Find all functions such that $f: R \longrightarrow R, \forall x \in R, f(x)f(x^2-1)=\sin(x) $.

Question

Find all functions such that

$$f: \mathbb{R} \longrightarrow \mathbb{R} \\ f(x)f(x^2-1)=\sin(x), \quad\forall x \in \mathbb{R}$$

That is a difficult problem for me. Help me please.

Answer 1

Take first $x=\pi$. As $\sin(\pi)=0$, you have $f(\pi)=0$ or $f(\pi^2-1)=0$

1) If $f(\pi )=0$, we take $x=\sqrt{1+\pi}$. Then $x^2-1=\pi$, and hence $\sin(x)=0$. This imply that there exists $n\in \mathbb{N}$, $n\not = 0$, such that $\sqrt{1+\pi}=n\pi$. Hence $n^2\pi^2=1+\pi$, a contradiction as $\pi$ is transcendental.

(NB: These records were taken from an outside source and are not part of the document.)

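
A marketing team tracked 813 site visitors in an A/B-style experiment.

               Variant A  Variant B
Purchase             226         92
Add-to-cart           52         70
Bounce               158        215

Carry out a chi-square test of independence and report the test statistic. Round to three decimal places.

Row totals: 318, 122, 373. Column totals: 436, 377. Grand total N = 813.
Expected counts (row total × column total / N):
  Purchase, Variant A: 318×436/813 = 170.5387
  Purchase, Variant B: 318×377/813 = 147.4613
  Add-to-cart, Variant A: 122×436/813 = 65.4268
  Add-to-cart, Variant B: 122×377/813 = 56.5732
  Bounce, Variant A: 373×436/813 = 200.0344
  Bounce, Variant B: 373×377/813 = 172.9656
Contributions (O − E)²/E:
  (226 − 170.5387)²/170.5387 = 18.0367
  (92 − 147.4613)²/147.4613 = 20.8594
  (52 − 65.4268)²/65.4268 = 2.7554
  (70 − 56.5732)²/56.5732 = 3.1866
  (158 − 200.0344)²/200.0344 = 8.8329
  (215 − 172.9656)²/172.9656 = 10.2153
χ² = 18.0367 + 20.8594 + 2.7554 + 3.1866 + 8.8329 + 10.2153 = 63.886

63.886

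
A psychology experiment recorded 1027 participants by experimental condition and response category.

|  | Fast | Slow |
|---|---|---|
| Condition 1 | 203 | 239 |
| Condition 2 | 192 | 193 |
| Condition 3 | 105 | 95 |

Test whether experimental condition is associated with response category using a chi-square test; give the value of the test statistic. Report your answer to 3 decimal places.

2.727

Row totals: 442, 385, 200. Column totals: 500, 527. Grand total N = 1027.
Expected counts (row total × column total / N):
  Condition 1, Fast: 442×500/1027 = 215.1899
  Condition 1, Slow: 442×527/1027 = 226.8101
  Condition 2, Fast: 385×500/1027 = 187.4391
  Condition 2, Slow: 385×527/1027 = 197.5609
  Condition 3, Fast: 200×500/1027 = 97.3710
  Condition 3, Slow: 200×527/1027 = 102.6290
Contributions (O − E)²/E:
  (203 − 215.1899)²/215.1899 = 0.6905
  (239 − 226.8101)²/226.8101 = 0.6551
  (192 − 187.4391)²/187.4391 = 0.1110
  (193 − 197.5609)²/197.5609 = 0.1053
  (105 − 97.3710)²/97.3710 = 0.5977
  (95 − 102.6290)²/102.6290 = 0.5671
χ² = 0.6905 + 0.6551 + 0.1110 + 0.1053 + 0.5977 + 0.5671 = 2.727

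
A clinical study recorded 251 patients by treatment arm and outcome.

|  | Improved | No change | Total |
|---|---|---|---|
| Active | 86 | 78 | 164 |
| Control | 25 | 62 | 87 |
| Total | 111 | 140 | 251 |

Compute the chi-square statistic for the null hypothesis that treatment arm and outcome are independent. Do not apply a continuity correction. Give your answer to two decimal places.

12.95

Grand total N = 251.
Expected counts (row total × column total / N):
  Active, Improved: 164×111/251 = 72.526
  Active, No change: 164×140/251 = 91.474
  Control, Improved: 87×111/251 = 38.474
  Control, No change: 87×140/251 = 48.526
Contributions (O − E)²/E:
  (86 − 72.526)²/72.526 = 2.5032
  (78 − 91.474)²/91.474 = 1.9847
  (25 − 38.474)²/38.474 = 4.7187
  (62 − 48.526)²/48.526 = 3.7413
χ² = 2.5032 + 1.9847 + 4.7187 + 3.7413 = 12.95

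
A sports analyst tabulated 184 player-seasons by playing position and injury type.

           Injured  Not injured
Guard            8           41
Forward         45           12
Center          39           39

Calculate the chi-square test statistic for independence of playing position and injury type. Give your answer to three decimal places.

41.330

Row totals: 49, 57, 78. Column totals: 92, 92. Grand total N = 184.
Expected counts (row total × column total / N):
  Guard, Injured: 49×92/184 = 24.5000
  Guard, Not injured: 49×92/184 = 24.5000
  Forward, Injured: 57×92/184 = 28.5000
  Forward, Not injured: 57×92/184 = 28.5000
  Center, Injured: 78×92/184 = 39.0000
  Center, Not injured: 78×92/184 = 39.0000
Contributions (O − E)²/E:
  (8 − 24.5000)²/24.5000 = 11.1122
  (41 − 24.5000)²/24.5000 = 11.1122
  (45 − 28.5000)²/28.5000 = 9.5526
  (12 − 28.5000)²/28.5000 = 9.5526
  (39 − 39.0000)²/39.0000 = 0.0000
  (39 − 39.0000)²/39.0000 = 0.0000
χ² = 11.1122 + 11.1122 + 9.5526 + 9.5526 + 0.0000 + 0.0000 = 41.330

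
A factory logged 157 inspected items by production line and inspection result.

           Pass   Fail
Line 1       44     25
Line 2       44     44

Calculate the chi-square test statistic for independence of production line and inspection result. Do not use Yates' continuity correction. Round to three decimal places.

Row totals: 69, 88. Column totals: 88, 69. Grand total N = 157.
Expected counts (row total × column total / N):
  Line 1, Pass: 69×88/157 = 38.6752
  Line 1, Fail: 69×69/157 = 30.3248
  Line 2, Pass: 88×88/157 = 49.3248
  Line 2, Fail: 88×69/157 = 38.6752
Contributions (O − E)²/E:
  (44 − 38.6752)²/38.6752 = 0.7331
  (25 − 30.3248)²/30.3248 = 0.9350
  (44 − 49.3248)²/49.3248 = 0.5748
  (44 − 38.6752)²/38.6752 = 0.7331
χ² = 0.7331 + 0.9350 + 0.5748 + 0.7331 = 2.976

2.976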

2) If $f(\pi^2-1)=0$, then take $x=\pi^2-1$. We get $\sin(\pi^2-1)=0$, and hence there exists $m\in \mathbb{Z}$ such that $\pi^2-1=m\pi$, again a contradiction.

Hence such a function does not exists.

Answer 2

Here is a shorter solution.

Take $x=\frac{1-\sqrt{5}}{2}$. The L.H.S is clearly $f(x)^2$, since $x^2-1=x$.

However, note that $\sin x$ is negative, since $-\pi < \frac{1-\sqrt{5}}{2} < 0$.

Therefore, we have L.H.S nonnegative and R.H.S negative, contradiction.

The conclusion - there are no such functions.